1:26 a.m.

1:26 a.m.

 Ackie Blick, being 64 and having not been laid in 12 years and thinking that he might, at the least, be a latent homosexual, if not a full-blown fag, and then recalling that actually there was one exception (the 22-year-old whore he bought  for $120 two years ago—Linda—with whom he performed admirably although quickly), and then realizing, while  eating raw sunflower seeds and cherries and writing a poem which he had been working on for six weeks while thinking  himself to be in the same league as Walt Whitman, T. S. Eliot and Delmore Schwartz, that this being Thursday July 16 2013 at 4 in the morning, he would see her again (the good-looking brunette-with-a-high-pitched-voice-waitress-at-the-Tastee-Diner-girl who wore her red starched uniform shirt and white apron well and without embarrassment and had small breasts, a junior-to-be studying graphic arts at a community college somewhere in the Appalachian Mountains and fated to make stupid logos for stupid businesses)  in 16 hours, if he arrived and took his seat, the last one at the far end of the diner counter, at 8:30 that evening as he had planned when he left the diner one week ago when he saw her last.  “I can’t go up there and look for her seven nights a week,” he said.  “They might think I am a real weirdo–creep.  She is only 19, but then again that is legal and marriageable age.”

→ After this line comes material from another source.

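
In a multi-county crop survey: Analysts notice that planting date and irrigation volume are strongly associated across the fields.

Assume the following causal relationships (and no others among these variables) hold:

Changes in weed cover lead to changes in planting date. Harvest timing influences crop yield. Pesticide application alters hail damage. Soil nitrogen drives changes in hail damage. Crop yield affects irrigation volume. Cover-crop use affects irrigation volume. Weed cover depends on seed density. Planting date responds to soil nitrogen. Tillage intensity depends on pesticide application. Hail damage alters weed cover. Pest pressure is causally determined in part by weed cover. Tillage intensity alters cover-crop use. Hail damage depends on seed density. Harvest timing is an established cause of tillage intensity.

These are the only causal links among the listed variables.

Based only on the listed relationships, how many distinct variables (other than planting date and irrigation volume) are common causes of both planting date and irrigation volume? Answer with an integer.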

It being 8:30, and Ackie, having swallowed five pills—1,000 milligrams of Vitamin C  each—for  courage, now walking to his chair, thinking that he must not look to see  where she was for if he did the  hundreds of 16-year-old girls with purple hair and Cleopatra make-up on their eyes sitting there with their depressed 16-year-old  boy dates with tattoos of masculine things on their biceps and chests, would say: “The old man is a perv”  and taking his seat, he pulled out his computer, returning to his poem and  still dissatisfied  with the first word of the thing—peristalsis—he waited saying “peristalsis” to himself until 1:26 when she popped up before him, a Lolita on the other side of the counter, where she began filling sugar bowls with packs of sugar ,and after a minute or two she looked up and said, “Hi,” and Ackie, thinking that maybe she was a stupid uneducated American bimbo, wondered if she were a virgin and  recalled  the time in the front seat of his daddy’s car back in ’69 out in the dark under trees and a bastard hollow moon near a patch of daisies when his 16-year-old date, Priscilla, unzipped her prom dress and, naked, strapped her thighs across his lap, and he said, “Hi,” and she said, “I went looking for a bathing suit today, but couldn’t find one.  They were all sold out,”   and he said nervously, “Well, it is July,” and she said, “So what?”